Analytics sometimes points you toward what is wrong, but not always why. Form hypotheses based on user data. For example:

  • If mobile users abandon your forms, your form fields may be difficult to use on small screens.
  • If visitors drop off after reading FAQ content, you may need clearer next steps or more prominent calls-to-action.

6. Test and Measure

Implement data-driven changes and use analytics to measure results. Setting up clear goals or conversion funnels in your analytics tool allows you to track progress and determine if adjustments were successful.

  • Use A/B testing to experiment with headline changes, button placements, or form layouts.
  • Monitor post-change performance against baseline KPIs.

Remember, analytics is a cycle — review, refine, and repeat.

Common Pitfalls: What to Avoid

Even with analytics, it’s easy to make certain mistakes. Be mindful of these common pitfalls:

  • Ignoring Sample Size: Drawing conclusions from too little data can be misleading. Wait for sufficient visitors before making big decisions.
  • Chasing Vanity Metrics: High pageviews are meaningless if they don’t result in engagement or conversions.
  • Focusing Only on Quantitative Data: Combine hard data with user feedback — reviews, surveys, or support enquiries can reveal issues analytics can’t.
  • Making Too Many Changes at Once: Test one change at a time to confidently attribute results to the correct source.
  • Failing to Set Clear Goals: Analytics has little value unless it’s mapped to real business objectives.

Real World Examples

To illustrate how analytics can inform website change decisions, consider these typical scenarios:

  • Reducing Bounce Rate:

    A consulting firm noticed most visitors left their homepage within seconds. Analytics showed mobile users struggled to see contact information. After testing a redesigned header with a more visible phone number, the bounce rate dropped by 18%.
  • Improving Lead Generation Forms:

    An online service provider found many users abandoned the lead capture form halfway. Session recordings revealed that unclear dropdown options confused customers. Revising the fields and adding on-field guidance lifted submission rates.
  • Optimising the Checkout Process:

    An e-commerce shop’s analytics flagged a high cart abandonment rate. Analysis revealed slow loading on the payment page and poor mobile usability. Compressed images and a simplified checkout reduced drop-offs by over 20%.

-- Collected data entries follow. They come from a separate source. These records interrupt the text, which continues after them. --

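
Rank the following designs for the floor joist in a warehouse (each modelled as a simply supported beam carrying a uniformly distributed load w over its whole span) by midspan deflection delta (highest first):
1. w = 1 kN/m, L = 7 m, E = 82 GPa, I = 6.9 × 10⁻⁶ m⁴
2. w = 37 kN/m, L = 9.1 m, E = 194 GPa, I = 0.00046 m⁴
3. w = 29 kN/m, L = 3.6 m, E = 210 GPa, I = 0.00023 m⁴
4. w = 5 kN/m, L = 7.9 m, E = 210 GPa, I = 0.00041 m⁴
Model: a simply supported beam carrying a uniformly distributed load w over its whole span, so delta = (5·w·L^4) / (384·E·I) (SI units).
  Case 1: delta = (5 × 1000 × 7^4) / (384 × (8.2 × 10¹⁰) × (6.9 × 10⁻⁶)) = 0.05525 m = 55.25 mm
  Case 2: delta = (5 × 37000 × 9.1^4) / (384 × (1.94 × 10¹¹) × 0.00046) = 0.03702 m = 37.02 mm
  Case 3: delta = (5 × 29000 × 3.6^4) / (384 × (2.1 × 10¹¹) × 0.00023) = 0.001313 m = 1.313 mm
  Case 4: delta = (5 × 5000 × 7.9^4) / (384 × (2.1 × 10¹¹) × 0.00041) = 0.002945 m = 2.945 mm
Ordering: 55.25 mm (case 1) > 37.02 mm (case 2) > 2.945 mm (case 4) > 1.313 mm (case 3)
Final answer: 1, 2, 4, 3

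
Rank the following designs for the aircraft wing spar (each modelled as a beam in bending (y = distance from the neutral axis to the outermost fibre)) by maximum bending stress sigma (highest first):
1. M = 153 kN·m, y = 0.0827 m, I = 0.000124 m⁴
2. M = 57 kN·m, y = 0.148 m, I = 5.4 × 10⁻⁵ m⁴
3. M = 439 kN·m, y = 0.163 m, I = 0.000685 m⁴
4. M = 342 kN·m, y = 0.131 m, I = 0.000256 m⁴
Model: a beam in bending (y = distance from the neutral axis to the outermost fibre), so sigma = (M·y) / I (SI units).
  Case 1: sigma = (153000 × 0.0827) / 0.000124 = 1.02 × 10⁸ Pa = 102 MPa
  Case 2: sigma = (57000 × 0.148) / (5.4 × 10⁻⁵) = 1.562 × 10⁸ Pa = 156.2 MPa
  Case 3: sigma = (439000 × 0.163) / 0.000685 = 1.045 × 10⁸ Pa = 104.5 MPa
  Case 4: sigma = (342000 × 0.131) / 0.000256 = 1.75 × 10⁸ Pa = 175 MPa
Ordering: 175 MPa (case 4) > 156.2 MPa (case 2) > 104.5 MPa (case 3) > 102 MPa (case 1)
Final answer: 4, 2, 3, 1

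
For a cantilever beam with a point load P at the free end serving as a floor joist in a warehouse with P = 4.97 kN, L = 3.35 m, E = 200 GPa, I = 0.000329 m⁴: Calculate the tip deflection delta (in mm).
Model: a cantilever beam with a point load P at the free end, so delta = (P·L^3) / (3·E·I).
Convert to SI units:
  P = 4.97 kN = 4970 N
  E = 200 GPa = 2 × 10¹¹ Pa
Substitute:
  delta = (4970 × 3.35^3) / (3 × (2 × 10¹¹) × 0.000329)
  delta = 0.0009466 m
Convert: delta = 0.0009466 m = 0.9466 mm
Final answer: delta = 0.9466 mm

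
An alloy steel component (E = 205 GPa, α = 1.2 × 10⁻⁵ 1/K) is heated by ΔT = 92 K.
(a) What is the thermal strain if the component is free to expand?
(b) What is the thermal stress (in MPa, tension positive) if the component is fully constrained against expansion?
(a) Free thermal strain ε_th = α·ΔT = (1.2 × 10⁻⁵) × 92 = 0.001104
(b) Fully constrained, the expansion is suppressed, so σ = -E·α·ΔT. Convert E = 205 GPa = 2.05 × 10¹¹ Pa.
  σ = -(2.05 × 10¹¹) × (1.2 × 10⁻⁵) × 92 = -2.263 × 10⁸ Pa = -226.3 MPa (compressive)
Final answer: (a) ε_th = 0.001104, (b) σ = -226.3 MPa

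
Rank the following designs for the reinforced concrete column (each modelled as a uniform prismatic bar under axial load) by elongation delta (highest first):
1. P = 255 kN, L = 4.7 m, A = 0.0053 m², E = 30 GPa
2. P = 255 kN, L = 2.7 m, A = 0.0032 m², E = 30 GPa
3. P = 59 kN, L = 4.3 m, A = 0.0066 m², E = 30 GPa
Model: a uniform prismatic bar under axial load, so delta = (P·L) / (A·E) (SI units).
  Case 1: delta = (255000 × 4.7) / (0.0053 × (3 × 10¹⁰)) = 0.007538 m = 7.538 mm
  Case 2: delta = (255000 × 2.7) / (0.0032 × (3 × 10¹⁰)) = 0.007172 m = 7.172 mm
  Case 3: delta = (59000 × 4.3) / (0.0066 × (3 × 10¹⁰)) = 0.001281 m = 1.281 mm
Ordering: 7.538 mm (case 1) > 7.172 mm (case 2) > 1.281 mm (case 3)
Final answer: 1, 2, 3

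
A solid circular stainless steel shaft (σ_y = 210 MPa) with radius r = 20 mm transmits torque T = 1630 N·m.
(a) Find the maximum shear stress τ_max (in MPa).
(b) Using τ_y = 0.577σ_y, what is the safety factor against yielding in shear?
(a) For a solid circular shaft, τ_max = T·r/J with J = π·r^4/2, i.e. τ_max = 2·T / (π·r^3). Convert r = 20 mm = 0.02 m.
  τ_max = (2 × 1630) / (π × 0.02^3) = 1.297 × 10⁸ Pa = 129.7 MPa
(b) τ_y = 0.577 × 210 = 121.17 MPa
  SF = τ_y/τ_max = 121.17 / 129.7 = 0.9342
Final answer: (a) τ_max = 129.7 MPa, (b) SF = 0.9342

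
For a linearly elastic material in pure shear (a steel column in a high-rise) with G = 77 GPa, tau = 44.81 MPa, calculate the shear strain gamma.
Model: a linearly elastic material in pure shear, so tau = G·gamma.
Solve for gamma: gamma = tau / G.
Convert to SI units:
  G = 77 GPa = 7.7 × 10¹⁰ Pa
  tau = 44.81 MPa = 4.481 × 10⁷ Pa
Substitute:
  gamma = (4.481 × 10⁷) / (7.7 × 10¹⁰)
  gamma = 0.0005819
Final answer: gamma = 0.0005819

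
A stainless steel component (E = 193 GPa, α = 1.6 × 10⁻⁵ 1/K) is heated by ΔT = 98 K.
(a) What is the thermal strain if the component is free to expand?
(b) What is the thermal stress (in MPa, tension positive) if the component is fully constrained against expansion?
(a) Free thermal strain ε_th = α·ΔT = (1.6 × 10⁻⁵) × 98 = 0.001568
(b) Fully constrained, the expansion is suppressed, so σ = -E·α·ΔT. Convert E = 193 GPa = 1.93 × 10¹¹ Pa.
  σ = -(1.93 × 10¹¹) × (1.6 × 10⁻⁵) × 98 = -3.026 × 10⁸ Pa = -302.6 MPa (compressive)
Final answer: (a) ε_th = 0.001568, (b) σ = -302.6 MPa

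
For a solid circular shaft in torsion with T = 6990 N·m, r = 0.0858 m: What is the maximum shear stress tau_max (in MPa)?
Model: a solid circular shaft in torsion, so tau_max = (2·T) / (π·r^3).
Substitute:
  tau_max = (2 × 6990) / (π × 0.0858^3)
  tau_max = 7.045 × 10⁶ Pa
Convert: tau_max = 7.045 × 10⁶ Pa = 7.045 MPa
Final answer: tau_max = 7.045 MPa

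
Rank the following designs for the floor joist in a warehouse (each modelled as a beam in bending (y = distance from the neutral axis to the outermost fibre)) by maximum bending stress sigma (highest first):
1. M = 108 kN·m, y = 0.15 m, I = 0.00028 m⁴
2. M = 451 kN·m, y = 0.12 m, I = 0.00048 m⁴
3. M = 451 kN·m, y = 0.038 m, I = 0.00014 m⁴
Model: a beam in bending (y = distance from the neutral axis to the outermost fibre), so sigma = (M·y) / I (SI units).
  Case 1: sigma = (108000 × 0.15) / 0.00028 = 5.786 × 10⁷ Pa = 57.86 MPa
  Case 2: sigma = (451000 × 0.12) / 0.00048 = 1.128 × 10⁸ Pa = 112.8 MPa
  Case 3: sigma = (451000 × 0.038) / 0.00014 = 1.224 × 10⁸ Pa = 122.4 MPa
Ordering: 122.4 MPa (case 3) > 112.8 MPa (case 2) > 57.86 MPa (case 1)
Final answer: 3, 2, 1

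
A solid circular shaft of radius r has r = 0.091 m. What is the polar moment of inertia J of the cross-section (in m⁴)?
Model: a solid circular shaft of radius r, so J = (π·r^4) / 2.
Substitute:
  J = (π × 0.091^4) / 2
  J = 0.0001077 m⁴
Final answer: J = 0.0001077 m⁴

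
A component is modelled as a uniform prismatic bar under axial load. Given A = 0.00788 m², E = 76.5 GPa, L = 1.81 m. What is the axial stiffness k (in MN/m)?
Model: a uniform prismatic bar under axial load, so k = (A·E) / L.
Convert to SI units:
  E = 76.5 GPa = 7.65 × 10¹⁰ Pa
Substitute:
  k = (0.00788 × (7.65 × 10¹⁰)) / 1.81
  k = 3.33 × 10⁸ N/m
Convert: k = 3.33 × 10⁸ N/m = 333 MN/m
Final answer: k = 333 MN/m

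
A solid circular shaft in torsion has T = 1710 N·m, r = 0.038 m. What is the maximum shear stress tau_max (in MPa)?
Model: a solid circular shaft in torsion, so tau_max = (2·T) / (π·r^3).
Substitute:
  tau_max = (2 × 1710) / (π × 0.038^3)
  tau_max = 1.984 × 10⁷ Pa
Convert: tau_max = 1.984 × 10⁷ Pa = 19.84 MPa
Final answer: tau_max = 19.84 MPa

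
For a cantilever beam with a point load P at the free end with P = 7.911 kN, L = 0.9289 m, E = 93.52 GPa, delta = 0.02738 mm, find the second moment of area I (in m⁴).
Model: a cantilever beam with a point load P at the free end, so delta = (P·L^3) / (3·E·I).
Solve for I: I = (P·L^3) / (3·delta·E).
Convert to SI units:
  P = 7.911 kN = 7911 N
  E = 93.52 GPa = 9.352 × 10¹⁰ Pa
  delta = 0.02738 mm = 2.738 × 10⁻⁵ m
Substitute:
  I = (7911 × 0.9289^3) / (3 × (2.738 × 10⁻⁵) × (9.352 × 10¹⁰))
  I = 0.0008254 m⁴
Final answer: I = 0.0008254 m⁴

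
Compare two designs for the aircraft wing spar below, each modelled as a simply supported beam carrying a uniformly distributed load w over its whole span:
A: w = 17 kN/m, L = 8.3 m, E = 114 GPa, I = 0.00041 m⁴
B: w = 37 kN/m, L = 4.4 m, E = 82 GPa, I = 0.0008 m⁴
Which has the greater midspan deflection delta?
Model: a simply supported beam carrying a uniformly distributed load w over its whole span, so delta = (5·w·L^4) / (384·E·I) (SI units).
  A: delta = (5 × 17000 × 8.3^4) / (384 × (1.14 × 10¹¹) × 0.00041) = 0.02248 m = 22.48 mm
  B: delta = (5 × 37000 × 4.4^4) / (384 × (8.2 × 10¹⁰) × 0.0008) = 0.002753 m = 2.753 mm
22.48 mm > 2.753 mm, so A is larger.
Final answer: A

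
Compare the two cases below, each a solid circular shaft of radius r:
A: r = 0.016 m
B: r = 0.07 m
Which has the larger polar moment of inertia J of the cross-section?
Model: a solid circular shaft of radius r, so J = (π·r^4) / 2 (SI units).
  A: J = (π × 0.016^4) / 2 = 1.029 × 10⁻⁷ m⁴
  B: J = (π × 0.07^4) / 2 = 3.771 × 10⁻⁵ m⁴
3.771 × 10⁻⁵ m⁴ > 1.029 × 10⁻⁷ m⁴, so B is larger.
Final answer: B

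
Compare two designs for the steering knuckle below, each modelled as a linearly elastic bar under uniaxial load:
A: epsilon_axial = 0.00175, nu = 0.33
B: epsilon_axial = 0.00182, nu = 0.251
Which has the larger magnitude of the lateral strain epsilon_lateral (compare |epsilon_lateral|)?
Model: a linearly elastic bar under uniaxial load, so epsilon_lateral = -nu·epsilon_axial (SI units).
  A: epsilon_lateral = -(0.33 × 0.00175) = -0.0005775
  B: epsilon_lateral = -(0.251 × 0.00182) = -0.0004568
|epsilon_lateral|: A = 0.0005775, B = 0.0004568, so A is larger in magnitude.
Final answer: A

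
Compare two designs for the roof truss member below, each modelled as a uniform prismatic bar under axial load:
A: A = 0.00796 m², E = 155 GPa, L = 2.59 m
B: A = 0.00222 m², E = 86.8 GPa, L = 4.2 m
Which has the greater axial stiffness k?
Model: a uniform prismatic bar under axial load, so k = (A·E) / L (SI units).
  A: k = (0.00796 × (1.55 × 10¹¹)) / 2.59 = 4.764 × 10⁸ N/m = 476.4 MN/m
  B: k = (0.00222 × (8.68 × 10¹⁰)) / 4.2 = 4.588 × 10⁷ N/m = 45.88 MN/m
476.4 MN/m > 45.88 MN/m, so A is larger.
Final answer: A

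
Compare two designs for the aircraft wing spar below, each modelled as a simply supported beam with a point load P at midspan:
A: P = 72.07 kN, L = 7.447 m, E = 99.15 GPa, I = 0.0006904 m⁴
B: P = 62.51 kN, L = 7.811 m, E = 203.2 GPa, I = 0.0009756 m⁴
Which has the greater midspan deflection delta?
Model: a simply supported beam with a point load P at midspan, so delta = (P·L^3) / (48·E·I) (SI units).
  A: delta = (72070 × 7.447^3) / (48 × (9.915 × 10¹⁰) × 0.0006904) = 0.009059 m = 9.059 mm
  B: delta = (62510 × 7.811^3) / (48 × (2.032 × 10¹¹) × 0.0009756) = 0.003131 m = 3.131 mm
9.059 mm > 3.131 mm, so A is larger.
Final answer: A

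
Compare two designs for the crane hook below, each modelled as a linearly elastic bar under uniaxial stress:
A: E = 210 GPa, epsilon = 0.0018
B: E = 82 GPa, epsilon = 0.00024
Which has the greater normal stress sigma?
Model: a linearly elastic bar under uniaxial stress, so sigma = E·epsilon (SI units).
  A: sigma = (2.1 × 10¹¹) × 0.0018 = 3.78 × 10⁸ Pa = 378 MPa
  B: sigma = (8.2 × 10¹⁰) × 0.00024 = 1.968 × 10⁷ Pa = 19.68 MPa
378 MPa > 19.68 MPa, so A is larger.
Final answer: A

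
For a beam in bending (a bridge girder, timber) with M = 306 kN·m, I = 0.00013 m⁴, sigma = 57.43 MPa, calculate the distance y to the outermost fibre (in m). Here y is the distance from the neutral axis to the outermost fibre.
Model: a beam in bending, so sigma = (M·y) / I.
Solve for y: y = (sigma·I) / M.
Convert to SI units:
  M = 306 kN·m = 306000 N·m
  sigma = 57.43 MPa = 5.743 × 10⁷ Pa
Substitute:
  y = ((5.743 × 10⁷) × 0.00013) / 306000
  y = 0.0244 m
Final answer: y = 0.0244 m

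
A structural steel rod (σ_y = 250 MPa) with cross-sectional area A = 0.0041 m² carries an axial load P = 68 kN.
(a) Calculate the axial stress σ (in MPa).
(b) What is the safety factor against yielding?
(a) Axial stress σ = P/A. Convert P = 68 kN = 68000 N.
  σ = 68000 / 0.0041 = 1.659 × 10⁷ Pa = 16.59 MPa
(b) Safety factor SF = σ_y/σ = 250 / 16.59 = 15.07
Final answer: (a) σ = 16.59 MPa, (b) SF = 15.07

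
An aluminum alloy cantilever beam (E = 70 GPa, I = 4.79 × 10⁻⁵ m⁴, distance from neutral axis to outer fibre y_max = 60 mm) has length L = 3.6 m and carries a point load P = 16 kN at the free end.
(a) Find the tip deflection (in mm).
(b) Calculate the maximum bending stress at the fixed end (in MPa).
(a) Tip deflection of a cantilever with an end point load: δ = P·L^3 / (3·E·I). Convert P = 16 kN = 16000 N, E = 70 GPa = 7 × 10¹⁰ Pa.
  δ = (16000 × 3.6^3) / (3 × (7 × 10¹⁰) × (4.79 × 10⁻⁵)) = 0.07421 m = 74.21 mm
(b) Maximum bending moment at the fixed end: M = P·L = 16000 × 3.6 = 57600 N·m. Convert y_max = 60 mm = 0.06 m.
  σ = M·y_max / I = (57600 × 0.06) / (4.79 × 10⁻⁵) = 7.215 × 10⁷ Pa = 72.15 MPa
Final answer: (a) δ = 74.21 mm, (b) σ = 72.15 MPa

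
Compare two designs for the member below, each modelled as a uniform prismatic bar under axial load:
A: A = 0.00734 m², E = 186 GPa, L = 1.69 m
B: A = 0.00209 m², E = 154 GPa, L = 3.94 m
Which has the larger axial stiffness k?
Model: a uniform prismatic bar under axial load, so k = (A·E) / L (SI units).
  A: k = (0.00734 × (1.86 × 10¹¹)) / 1.69 = 8.078 × 10⁸ N/m = 807.8 MN/m
  B: k = (0.00209 × (1.54 × 10¹¹)) / 3.94 = 8.169 × 10⁷ N/m = 81.69 MN/m
807.8 MN/m > 81.69 MN/m, so A is larger.
Final answer: A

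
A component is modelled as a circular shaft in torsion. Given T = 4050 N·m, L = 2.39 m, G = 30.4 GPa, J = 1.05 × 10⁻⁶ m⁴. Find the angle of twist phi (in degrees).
Model: a circular shaft in torsion, so phi = (T·L) / (G·J).
Convert to SI units:
  G = 30.4 GPa = 3.04 × 10¹⁰ Pa
Substitute:
  phi = (4050 × 2.39) / ((3.04 × 10¹⁰) × (1.05 × 10⁻⁶))
  phi = 0.3032 rad
Convert to degrees: phi = 0.3032 × 180/π = 17.37°
Final answer: phi = 17.37°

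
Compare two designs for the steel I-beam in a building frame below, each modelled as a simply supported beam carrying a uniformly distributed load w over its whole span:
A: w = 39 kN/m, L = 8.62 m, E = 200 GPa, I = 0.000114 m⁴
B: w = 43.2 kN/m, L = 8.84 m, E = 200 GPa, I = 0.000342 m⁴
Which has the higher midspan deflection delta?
Model: a simply supported beam carrying a uniformly distributed load w over its whole span, so delta = (5·w·L^4) / (384·E·I) (SI units).
  A: delta = (5 × 39000 × 8.62^4) / (384 × (2 × 10¹¹) × 0.000114) = 0.123 m = 123 mm
  B: delta = (5 × 43200 × 8.84^4) / (384 × (2 × 10¹¹) × 0.000342) = 0.05022 m = 50.22 mm
123 mm > 50.22 mm, so A is larger.
Final answer: A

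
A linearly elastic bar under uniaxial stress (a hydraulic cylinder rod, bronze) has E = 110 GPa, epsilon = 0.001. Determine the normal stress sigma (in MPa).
Model: a linearly elastic bar under uniaxial stress, so sigma = E·epsilon.
Convert to SI units:
  E = 110 GPa = 1.1 × 10¹¹ Pa
Substitute:
  sigma = (1.1 × 10¹¹) × 0.001
  sigma = 1.1 × 10⁸ Pa
Convert: sigma = 1.1 × 10⁸ Pa = 110 MPa
Final answer: sigma = 110 MPa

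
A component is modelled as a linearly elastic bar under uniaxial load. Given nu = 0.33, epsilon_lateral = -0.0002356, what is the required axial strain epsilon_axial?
Model: a linearly elastic bar under uniaxial load, so epsilon_lateral = -nu·epsilon_axial.
Solve for epsilon_axial: epsilon_axial = -epsilon_lateral / nu.
Substitute:
  epsilon_axial = -(-0.0002356) / 0.33
  epsilon_axial = 0.0007139
Final answer: epsilon_axial = 0.0007139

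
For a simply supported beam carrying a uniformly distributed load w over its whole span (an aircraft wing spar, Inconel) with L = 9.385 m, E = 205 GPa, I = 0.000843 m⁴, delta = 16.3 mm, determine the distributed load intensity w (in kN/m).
Model: a simply supported beam carrying a uniformly distributed load w over its whole span, so delta = (5·w·L^4) / (384·E·I).
Solve for w: w = (384·delta·E·I) / (5·L^4).
Convert to SI units:
  E = 205 GPa = 2.05 × 10¹¹ Pa
  delta = 16.3 mm = 0.0163 m
Substitute:
  w = (384 × 0.0163 × (2.05 × 10¹¹) × 0.000843) / (5 × 9.385^4)
  w = 27890 N/m
Convert: w = 27890 N/m = 27.89 kN/m
Final answer: w = 27.89 kN/m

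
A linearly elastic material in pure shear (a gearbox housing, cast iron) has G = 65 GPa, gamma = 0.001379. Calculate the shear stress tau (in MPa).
Model: a linearly elastic material in pure shear, so tau = G·gamma.
Convert to SI units:
  G = 65 GPa = 6.5 × 10¹⁰ Pa
Substitute:
  tau = (6.5 × 10¹⁰) × 0.001379
  tau = 8.964 × 10⁷ Pa
Convert: tau = 8.964 × 10⁷ Pa = 89.64 MPa
Final answer: tau = 89.64 MPa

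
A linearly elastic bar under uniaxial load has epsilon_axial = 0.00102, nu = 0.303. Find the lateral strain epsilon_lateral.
Model: a linearly elastic bar under uniaxial load, so epsilon_lateral = -nu·epsilon_axial.
Substitute:
  epsilon_lateral = -(0.303 × 0.00102)
  epsilon_lateral = -0.0003091
Final answer: epsilon_lateral = -0.0003091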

Getting Started: Simple Steps for Small Businesses

For small businesses new to analytics-driven website improvement, start with these basics:

  • Install Google Analytics and set up Google Search Console if you haven’t already.
  • Define one or two clear website goals (e.g., contact form submissions, online sales).
  • Regularly review key metrics: bounce rate, conversion rate, exit pages.
  • Use free heatmap tools to visualise where users engage or struggle.
  • Prioritise improvements with the best ratio of potential impact to effort.
  • Routinely assess the effect of any change before moving on to the next.

Conclusion

Making the right improvements to your website isn’t about copying trends or relying on guesswork. Effective changes are made using evidence and user insight. By integrating analytics into your decision-making process, you’ll not only avoid costly mistakes but also create a website that consistently meets your business objectives and serves your customers better.

Above all, remember that analytics is a process, not a destination. As your business grows and your audience evolves, so do their expectations. Stay curious, experiment, and let the data be your guide.